Evans’s terms “love” and “honor” stem from the romantic relationships between caste or religious sects, where the term “honor” (or questioning one's honor) comes from societal and traditional expectations surrounding marriage and family. Evans questions what it means to honor, and what can be changed when relationships inspire violence and “[echo] themes found in legendary stories.” He sees telling these stories–and spreading the word that nonviolence is an acceptable alternative–as a step toward ending the phenomenon.

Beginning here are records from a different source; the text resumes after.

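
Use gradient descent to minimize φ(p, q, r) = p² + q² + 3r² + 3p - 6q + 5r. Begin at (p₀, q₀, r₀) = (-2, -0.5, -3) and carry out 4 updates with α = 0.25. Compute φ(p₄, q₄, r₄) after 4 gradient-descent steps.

-13.2294921875

∇φ = (2p + 3, 2q - 6, 6r + 5)
Step 1: at (-2, -0.5, -3), ∇φ = (-1, -7, -13) → (-2, -0.5, -3) − 0.25·(-1, -7, -13) = (-1.75, 1.25, 0.25)
Step 2: at (-1.75, 1.25, 0.25), ∇φ = (-0.5, -3.5, 6.5) → (-1.75, 1.25, 0.25) − 0.25·(-0.5, -3.5, 6.5) = (-1.625, 2.125, -1.375)
Step 3: at (-1.625, 2.125, -1.375), ∇φ = (-0.25, -1.75, -3.25) → (-1.625, 2.125, -1.375) − 0.25·(-0.25, -1.75, -3.25) = (-1.5625, 2.5625, -0.5625)
Step 4: at (-1.5625, 2.5625, -0.5625), ∇φ = (-0.125, -0.875, 1.625) → (-1.5625, 2.5625, -0.5625) − 0.25·(-0.125, -0.875, 1.625) = (-1.53125, 2.78125, -0.96875)
φ(-1.53125, 2.78125, -0.96875) = -13.2294921875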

Stemming from his research that led to a PhD, this compact, approachable volume reads a bit like a thesis, though Evans, who is not a resident of the region, rather than just document a phenomenon, urges action, arguing what needs to be done to stem honor killings and suggesting that there’s a clear path of “stepping stones” leading to “progress.” (His research is qualitative rather than quantitative.) Those interested in peace, justice, and reconciliation issues will find this book of interest, and those with a particular interest in religious studies, myth and world literature, and law will also find much of Evans’ research compelling.
Takeaway: A compact, approachable treatise on the phenomenon of honor killings and forbidden love in Northern India and Nepal.
Great for fans of: Minoo Alinia’s Honor and Violence against Women in Iraqi Kurdistan, Ayşe Önal’s Honor Killing.